Doctors are spending less time seeing patients, and the nation declares a doctor shortage, best remedied by having more non-physicians delivering patient care while doctors do more and more non-doctor work.

Usually, in cases of limited resources, we start talking about conservation: Make cars more fuel efficient, reduce waste in manufacturing, etc.

Funny, then, that in health care there seems to be so little discussion about how a limited supply of doctors can best serve the needs of their patients.

One hair-brained novel idea making its way through the blogs and journals right now is to have pharmacists treat high blood pressure. That would have to mean sending them back to school to learn physical exam skills and enough physiology and pathology about heart disease and kidney disease, which are often interrelated with hypertension.

Not only would this cause fragmentation of care, but it would probably soon take up enough of our pharmacists’ time that we would end up with a serious shortage of pharmacists.
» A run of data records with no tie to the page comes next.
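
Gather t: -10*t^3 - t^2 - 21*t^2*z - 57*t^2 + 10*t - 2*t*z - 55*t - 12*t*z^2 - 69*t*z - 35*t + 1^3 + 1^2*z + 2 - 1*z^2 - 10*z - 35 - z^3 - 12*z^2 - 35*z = -10*t^3 + t^2*(-21*z - 58) + t*(-12*z^2 - 71*z - 80) - z^3 - 13*z^2 - 44*z - 32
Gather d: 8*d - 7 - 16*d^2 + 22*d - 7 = -16*d^2 + 30*d - 14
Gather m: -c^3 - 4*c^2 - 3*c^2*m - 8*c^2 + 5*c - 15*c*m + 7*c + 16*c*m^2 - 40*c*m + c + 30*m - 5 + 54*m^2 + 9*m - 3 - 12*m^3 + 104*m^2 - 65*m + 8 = -c^3 - 12*c^2 + 13*c - 12*m^3 + m^2*(16*c + 158) + m*(-3*c^2 - 55*c - 26)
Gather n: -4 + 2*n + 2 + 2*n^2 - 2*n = 2*n^2 - 2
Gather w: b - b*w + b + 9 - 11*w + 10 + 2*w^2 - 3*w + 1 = 2*b + 2*w^2 + w*(-b - 14) + 20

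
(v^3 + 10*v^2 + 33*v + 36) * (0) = 0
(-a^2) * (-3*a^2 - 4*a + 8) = 3*a^4 + 4*a^3 - 8*a^2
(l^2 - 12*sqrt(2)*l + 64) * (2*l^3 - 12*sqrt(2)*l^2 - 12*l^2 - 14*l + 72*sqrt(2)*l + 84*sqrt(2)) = 2*l^5 - 36*sqrt(2)*l^4 - 12*l^4 + 216*sqrt(2)*l^3 + 402*l^3 - 2496*l^2 - 516*sqrt(2)*l^2 - 2912*l + 4608*sqrt(2)*l + 5376*sqrt(2)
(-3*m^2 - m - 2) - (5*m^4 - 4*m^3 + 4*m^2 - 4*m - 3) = -5*m^4 + 4*m^3 - 7*m^2 + 3*m + 1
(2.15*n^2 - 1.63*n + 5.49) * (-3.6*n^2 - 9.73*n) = -7.74*n^4 - 15.0515*n^3 - 3.9041*n^2 - 53.4177*n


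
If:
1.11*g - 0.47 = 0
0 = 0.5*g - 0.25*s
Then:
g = 0.42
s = 0.85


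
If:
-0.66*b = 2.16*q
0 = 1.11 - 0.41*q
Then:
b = -8.86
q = 2.71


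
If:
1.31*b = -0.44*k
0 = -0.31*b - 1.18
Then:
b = -3.81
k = 11.33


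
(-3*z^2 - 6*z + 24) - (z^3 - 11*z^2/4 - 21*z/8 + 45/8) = -z^3 - z^2/4 - 27*z/8 + 147/8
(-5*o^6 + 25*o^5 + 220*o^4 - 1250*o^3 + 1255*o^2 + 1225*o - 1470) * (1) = -5*o^6 + 25*o^5 + 220*o^4 - 1250*o^3 + 1255*o^2 + 1225*o - 1470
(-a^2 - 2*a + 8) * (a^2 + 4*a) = -a^4 - 6*a^3 + 32*a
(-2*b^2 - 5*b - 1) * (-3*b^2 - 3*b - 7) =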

Within medical offices there are many more staff members who interact with patients about their health issues: case managers, health coaches, accountable care organization nurses, medical assistants and many others are assuming more responsibilities.

We call this “working to the top of their license.”

Doctors, on the other hand, are spending more time on data entry than thirty years ago, as servants of the Big Data funnels that the Government and insurance companies put in our offices to better control where “their” money (which we all paid them) ultimately goes.

In primary care we are also spending more time on public health issues, even though this has shown little success and is quite costly. We are treating patients one at a time for lifestyle-related conditions affecting large subgroups of the population: obesity, prediabetes, prehypertension and smoking, to name a few that would be more suitable for non-physician management than hard-core hypertension.

It is high time we have a serious national debate, not yet about how many doctors we need, but what we need our doctors to do. Only then can we talk numbers.